Raccorder deux WC sur une seule et même évacuation est une solution courante dans les logements où l’espace est contraint ou lorsque l’on souhaite limiter les travaux de plomberie. Cette configuration demande néanmoins une bonne maîtrise des règles techniques pour éviter les mauvaises surprises. Voici l’essentiel de ce qu’il faut savoir avant de se lancer.
Comprendre le système d’évacuation pour raccorder 2 WC
Un système d’évacuation sanitaire fonctionne selon un principe simple : les eaux usées doivent s’écouler par gravité vers le réseau collectif, sans stagnation ni retour. Lorsqu’on envisage de raccorder deux WC sur la même évacuation, il faut d’abord s’assurer que la colonne principale est dimensionnée pour absorber le débit cumulé des deux appareils. En pratique, cela implique de vérifier le diamètre existant, la longueur du parcours et la présence ou non d’un système de ventilation.
La configuration la plus fréquente consiste à faire converger les deux sorties de WC vers un collecteur commun, lui-même relié à la chute principale. Ce collecteur joue un rôle central : mal positionné ou mal dimensionné, il peut devenir le point faible de toute l’installation. Une analyse préalable du plan de plomberie existant est donc indispensable avant tout travaux.

Les bases du raccordement à une évacuation commune
Pourquoi raccorder deux WC sur une même évacuation ?
La mutualisation d’une évacuation répond souvent à des contraintes architecturales : deux WC mitoyens, un appartement en duplex, ou encore une rénovation où creuser une nouvelle tranchée représente un coût disproportionné.
Dans ces situations, partager une seule colonne permet de réduire significativement le coût des travaux tout en conservant une installation fonctionnelle.
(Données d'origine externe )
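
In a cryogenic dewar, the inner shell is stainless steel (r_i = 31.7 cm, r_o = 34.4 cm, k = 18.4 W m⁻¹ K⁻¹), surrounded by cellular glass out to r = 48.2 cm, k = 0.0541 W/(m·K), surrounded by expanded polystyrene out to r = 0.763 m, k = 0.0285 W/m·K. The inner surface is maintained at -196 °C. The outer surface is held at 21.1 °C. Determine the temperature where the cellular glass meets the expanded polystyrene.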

Un exemple typique : deux salles de bains dos à dos dans un appartement des années 1970, où la chute existante peut techniquement desservir les deux équipements sans modification structurelle majeure.
Normes et réglementation pour l’évacuation des WC
En France, les installations d’évacuation sanitaire sont encadrées par le DTU 60.11 (Document Technique Unifié), qui fixe les règles de calcul des débits, les diamètres minimaux et les pentes à respecter. Pour un WC standard, le diamètre minimal de la canalisation d’évacuation est de 100 mm.
La pente recommandée oscille entre 1 et 3 %, soit environ 1 à 3 cm par mètre linéaire. Ces valeurs ne sont pas négociables : une pente insuffisante provoque des dépôts, une pente excessive entraîne le liquide trop vite et laisse les matières solides sur place.
Les différents types de canalisations compatibles
Canalisations PVC vs fonte : caractéristiques et avantages
Le PVC assainissement s’est imposé comme le matériau de référence pour les évacuations intérieures. Léger, facile à couper et à assembler par collage ou emboîtement, il convient parfaitement aux raccordements de WC. La fonte, plus lourde et plus coûteuse, reste utilisée dans certains immeubles anciens pour ses propriétés phoniques supérieures.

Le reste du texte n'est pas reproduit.